Jülich: Für TTC Koslar bleibt nur das Prinzip Hoffnung

Jülich: Für TTC Koslar bleibt nur das Prinzip Hoffnung

Spannung ist in der Tischtennis-Landesliga angesagt. Die Tischtennisfreund Koslar sind sportlich so gut wie abgestiegen. Der Klassenerhalt wäre aber dennoch denkbar, falls eine Mannschaft aus der Landesliga zurückgezogen werden sollte.

Landesliga: „David gegen Goliath“ oder „Aufstiegsaspirant gegen Kellerkind“ — dies waren die Vorzeichen zum diesjährigen Landesligaderby zwischen dem TTC Indeland Jülich III und den Tischtennisfreunden Koslar. In rund 150 Minuten Spielzeit wies der Goliath die Kellerkinder aus dem Jülicher Vorort recht deutlich mit 9:1 in die Schranken.

Beide Mannschaften standen sich in der kleinen Jülicher Nordhalle annährend in Bestbesetzung gegenüber, doch lediglich Jens Krämer konnte den totalen Untergang seiner TTF mit einem 3:0-Sieg im Einzel über Nikola Klajic-Peric kurzfristig stoppen. Der junge Jülicher, der eine vorzügliche Saison in der Junioren-Verbandsliga absolviert (17:3-Bilanz), blieb somit in diesem Jahr im Landesligateam der Indeländer bislang ohne zählbaren Erfolg.

Am kommenden Samstag soll sich dies im Verfolgerduell bei den TTF Schmetz Herzogenrath endlich ändern. Die Indeländer müssen schließlich noch zwei Punkte zum Tabellendritten, dem TuS Porselen, aufholen, um am Ende der Saison den direkten Aufstieg in die Verbandsliga zu realisieren.

Den TTF Koslar, die am Wochenende den unangefochtenen Primus TV Erkelenz zu Gast haben, bleibt fast nur noch die Hoffnung durch den Rückzug eines Kontrahenten die Landesliga zu halten.

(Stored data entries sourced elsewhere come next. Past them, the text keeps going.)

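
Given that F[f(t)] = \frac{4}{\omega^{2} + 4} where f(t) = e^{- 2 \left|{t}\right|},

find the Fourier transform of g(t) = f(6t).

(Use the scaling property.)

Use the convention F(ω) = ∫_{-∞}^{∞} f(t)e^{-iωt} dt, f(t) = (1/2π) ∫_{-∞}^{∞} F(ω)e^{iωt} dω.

F[g](ω) = \frac{24}{\omega^{2} + 144}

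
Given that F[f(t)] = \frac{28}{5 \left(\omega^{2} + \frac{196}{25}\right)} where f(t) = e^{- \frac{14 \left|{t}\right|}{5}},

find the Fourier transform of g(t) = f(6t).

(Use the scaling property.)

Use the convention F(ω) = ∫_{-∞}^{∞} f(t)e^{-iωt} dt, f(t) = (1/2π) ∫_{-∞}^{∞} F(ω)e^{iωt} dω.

F[g](ω) = \frac{840}{25 \omega^{2} + 7056}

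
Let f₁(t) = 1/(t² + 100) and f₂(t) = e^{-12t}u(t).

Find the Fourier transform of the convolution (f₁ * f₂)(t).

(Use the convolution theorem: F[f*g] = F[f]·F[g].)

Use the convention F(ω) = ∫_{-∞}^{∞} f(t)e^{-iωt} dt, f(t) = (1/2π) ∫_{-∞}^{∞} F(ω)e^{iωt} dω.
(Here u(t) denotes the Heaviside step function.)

F[f₁*f₂](ω) = \frac{\pi e^{- 10 \left|{\omega}\right|}}{10 \left(i \omega + 12\right)}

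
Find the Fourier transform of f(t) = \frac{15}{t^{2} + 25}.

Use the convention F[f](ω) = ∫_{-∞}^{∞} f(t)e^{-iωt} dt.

F(ω) = 3 \pi e^{- 5 \left|{\omega}\right|}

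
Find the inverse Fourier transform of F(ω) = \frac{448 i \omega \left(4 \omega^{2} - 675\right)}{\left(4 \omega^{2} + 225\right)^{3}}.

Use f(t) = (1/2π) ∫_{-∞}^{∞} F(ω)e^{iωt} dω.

f(t) = 7 t e^{- \frac{15 \left|{t}\right|}{2}} \left|{t}\right|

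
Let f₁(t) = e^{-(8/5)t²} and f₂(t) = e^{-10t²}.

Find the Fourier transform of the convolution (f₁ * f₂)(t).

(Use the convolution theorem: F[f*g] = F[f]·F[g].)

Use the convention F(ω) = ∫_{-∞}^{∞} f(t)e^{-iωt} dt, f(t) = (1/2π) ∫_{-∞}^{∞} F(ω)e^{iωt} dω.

F[f₁*f₂](ω) = \frac{\pi e^{- \frac{29 \omega^{2}}{160}}}{4}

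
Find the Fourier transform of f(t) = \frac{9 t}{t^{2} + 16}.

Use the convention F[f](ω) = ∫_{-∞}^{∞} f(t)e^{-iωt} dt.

F(ω) = - 9 i \pi e^{- 4 \left|{\omega}\right|} \operatorname{sign}{\left(\omega \right)}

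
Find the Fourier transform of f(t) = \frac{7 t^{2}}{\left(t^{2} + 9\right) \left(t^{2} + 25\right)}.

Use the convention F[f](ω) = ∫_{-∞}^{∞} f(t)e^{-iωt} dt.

F(ω) = \frac{7 \pi \left(5 - 3 e^{2 \left|{\omega}\right|}\right) e^{- 5 \left|{\omega}\right|}}{16}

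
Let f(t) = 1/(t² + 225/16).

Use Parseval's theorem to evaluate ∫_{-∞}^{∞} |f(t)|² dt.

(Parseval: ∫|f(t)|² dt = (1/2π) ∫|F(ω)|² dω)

∫|f(t)|² dt = \frac{32 \pi}{3375}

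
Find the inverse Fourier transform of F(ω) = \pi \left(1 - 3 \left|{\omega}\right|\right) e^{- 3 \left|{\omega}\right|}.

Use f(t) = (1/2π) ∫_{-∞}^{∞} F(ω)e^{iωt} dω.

f(t) = \frac{6 t^{2}}{\left(t^{2} + 9\right)^{2}}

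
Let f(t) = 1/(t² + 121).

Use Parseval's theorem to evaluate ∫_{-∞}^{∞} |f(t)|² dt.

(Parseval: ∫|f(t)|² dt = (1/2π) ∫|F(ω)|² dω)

∫|f(t)|² dt = \frac{\pi}{2662}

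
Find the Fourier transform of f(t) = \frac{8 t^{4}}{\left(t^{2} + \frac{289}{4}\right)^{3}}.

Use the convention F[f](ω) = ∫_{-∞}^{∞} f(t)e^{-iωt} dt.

F(ω) = \frac{\pi \left(289 \omega^{2} - 170 \left|{\omega}\right| + 12\right) e^{- \frac{17 \left|{\omega}\right|}{2}}}{34}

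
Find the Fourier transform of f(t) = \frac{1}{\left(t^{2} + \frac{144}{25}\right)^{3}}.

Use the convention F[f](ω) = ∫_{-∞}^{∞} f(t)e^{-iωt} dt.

F(ω) = \frac{125 \pi \left(48 \omega^{2} + 60 \left|{\omega}\right| + 25\right) e^{- \frac{12 \left|{\omega}\right|}{5}}}{663552}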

Aber aussichtslos scheint diese Hoffnung nicht; schließlich munkelt man in Aachen, dass ein Team aus der Kaiserstadt den künftigen Spielbetrieb in der Landesliga einstellen möchte.

Bezirksliga: Gemäß aller Erwartungen hatte der TTC Mersch-Pattern gegen den ambitionierten TTC Baesweiler nur wenige Chancen. Auch wenn zwei Fünf-Satz-Niederlage für die Merscher zu Buchen standen, spiegelt die 3:9-Heimniederlage das Kräfteverhältnis korrekt wieder. Jahn/Assenmacher und Schneider/Beys brachten jedoch Mersch-Pattern nach den Doppeln zunächst mit 2:1 in Führung.

Doch nur Eckhard Jahn konnte im späteren Spielverlauf noch das Spitzeneinzel gegen Dietmar Keil glatt für sich entscheiden und den dritten Zähler für Mersch markieren. Am Samstag hat der TTC mit dem Primus TTC Mödrath II erneut ein ordentliches Kaliber vor der Brust.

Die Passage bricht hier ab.